What can we learn from total cost of ownership analysis for diesel, electric, hydrogen and more?
January 10, 2022 | Diesel Technology Forum
Mobility, connectivity, and autonomy are currencies of the future and it so happens that today’s global leaders in advanced diesel engines and technology are also leading the way to the future
If it’s January it must be time for the Consumer Electronics Show (CES) that kicks off the new year with a glimpse of a wide range of advanced technologies promising to change our lives, and 2022 was no exception. Mobility, connectivity, and autonomy are currencies of the future. It so happens that today’s global leaders in advanced diesel engines and technology are also leading the way to the future, and some were talking about it at CES.
The prospect of autonomous/self-driving passenger and even heavy-duty vehicles has been getting closer in the last decade. GM’s Cruise division’s autonomous ride sharing company is the most visible example, testing vehicles on the streets of San Francisco today while awaiting final permits for in-revenue service.
Beyond the streets, autonomous vehicles are coming to a farm field too. At CES 2022, John Deere unveiled a fully autonomous tractor to help meet the challenges of reduced workforces and increasing demand to feed a growing world. The John Deere 8R tractor combines technology that is already in today’s tractors – like GPS navigation and smart implements – with new technology like eight pairs of stereo cameras all controlled by a mobile device. It is also powered by a 400 hp diesel engine. The unit is optimized to tend to large acreage, boosting productivity for farmers.

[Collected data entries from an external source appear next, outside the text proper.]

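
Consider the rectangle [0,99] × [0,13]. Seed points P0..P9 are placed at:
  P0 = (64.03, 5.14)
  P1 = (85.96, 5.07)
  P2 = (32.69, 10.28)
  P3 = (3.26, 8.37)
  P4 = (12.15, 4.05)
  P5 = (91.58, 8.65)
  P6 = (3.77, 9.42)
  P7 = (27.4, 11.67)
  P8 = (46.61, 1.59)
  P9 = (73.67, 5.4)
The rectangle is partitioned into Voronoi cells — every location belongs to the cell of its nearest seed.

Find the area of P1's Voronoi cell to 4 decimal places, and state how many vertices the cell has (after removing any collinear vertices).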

The same companies that are leaders in advanced diesel technologies today are leading the way to the future. Bosch – a leader in advanced technology in many consumer, health and automotive sectors including electrification, self-driving vehicles and advanced combustion technologies – highlighted its accomplishment of achieving carbon neutral status by 2020 and its broader commitment to sustainability.
General Motors (GM) brands Chevrolet and GMC 2021 sales cemented the company’s eighth consecutive year of combined full-size and midsize pickup sales leadership, second consecutive year as the full-size pickup sales leader and its 21st consecutive year as the market leader in full-size SUVs. GM also leads in the number of advanced diesel options available for consumers today in SUVs, compact and full-size pickup trucks. GM used CES as an occasion to introduce an all-electric Chevrolet Silverado coming in 2023. GM CEO Mary Barra’s CES keynote showcased GM’s commitments to zero emissions, zero crashes and zero congestion and the Exhibit Zero: The Ultium Effect. GM also announced a commitment to offer all electric heavy-duty vehicles by 2035, and its new Ultium™ platform opportunities to power locomotives, aircraft and even boating applications in the future.

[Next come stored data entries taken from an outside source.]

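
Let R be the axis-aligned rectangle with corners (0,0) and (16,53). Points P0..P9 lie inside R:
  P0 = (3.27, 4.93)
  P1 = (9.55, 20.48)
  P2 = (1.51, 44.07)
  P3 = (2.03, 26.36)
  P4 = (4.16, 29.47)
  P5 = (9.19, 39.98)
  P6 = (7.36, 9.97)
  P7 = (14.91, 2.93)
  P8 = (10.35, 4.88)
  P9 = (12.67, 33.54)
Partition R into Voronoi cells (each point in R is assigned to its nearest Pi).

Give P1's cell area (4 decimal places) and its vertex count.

1. box [0,16]×[0,53]: [(0, 0) (16, 0) (16, 53) (0, 53)]
2. ⊥bis P1·P0 via (6.41,12.705): [(0, 15.2937) (16, 8.832) (16, 53) (0, 53)]  |A|=654.9942
3. ⊥bis P1·P2 via (5.53,32.275): [(0, 30.3903) (0, 15.2937) (16, 8.832) (16, 35.8434)]  |A|=336.8635
4. ⊥bis P1·P3 via (5.79,23.42): [(15.3239, 35.613) (0, 16.0151) (0, 15.2937) (16, 8.832) (16, 35.8434)]  |A|=226.722
5. ⊥bis P1·P4 via (6.855,24.975): [(7.139, 25.1453) (0, 16.0151) (0, 15.2937) (16, 8.832) (16, 30.4579)]  |A|=200.266
6. ⊥bis P1·P5 via (9.37,30.23): [(15.8184, 30.349) (7.139, 25.1453) (0, 16.0151) (0, 15.2937) (16, 8.832) (16, 30.3524)]  |A|=200.2565
7. ⊥bis P1·P6 via (8.455,15.225): [(15.8184, 30.349) (7.139, 25.1453) (0.6533, 16.8507) (16, 13.6528) (16, 30.3524)]  |A|=148.4628
8. ⊥bis P1·P7 via (12.23,11.705): [(15.8184, 30.349) (7.139, 25.1453) (0.6533, 16.8507) (16, 13.6528) (16, 30.3524)]  |A|=148.4628
9. ⊥bis P1·P8 via (9.95,12.68): [(15.8184, 30.349) (7.139, 25.1453) (0.6533, 16.8507) (16, 13.6528) (16, 30.3524)]  |A|=148.4628
10. ⊥bis P1·P9 via (11.11,27.01): [(10.4945, 27.1571) (7.139, 25.1453) (0.6533, 16.8507) (16, 13.6528) (16, 25.8418)]  |A|=135.7652
11. canonical 5-gon: [(10.4945, 27.1571) (7.139, 25.1453) (0.6533, 16.8507) (16, 13.6528) (16, 25.8418)]
12. shoelace: 135.7652

Area of P1's cell: 135.7652 (5 vertices)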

News coverage and events flowing out of CES are great reminders of the pace and diversity of how technology is changing our world, beyond just “cool” and entertaining, to truly improving our lives, positively impacting our environment, and enhancing our social well-being. And increasingly it is doing so with a focus on tackling climate change, one of the greatest challenges of our time. CES reminds us that change for the future is happening fast, but after that week of media buzz, it is back to ensuring that today’s everyday needs are met in the most efficient, practical and available way possible. It is also why advanced diesel technology keeps evolving and improving to reduce emissions today helping to advance us all toward that future, whatever it might be.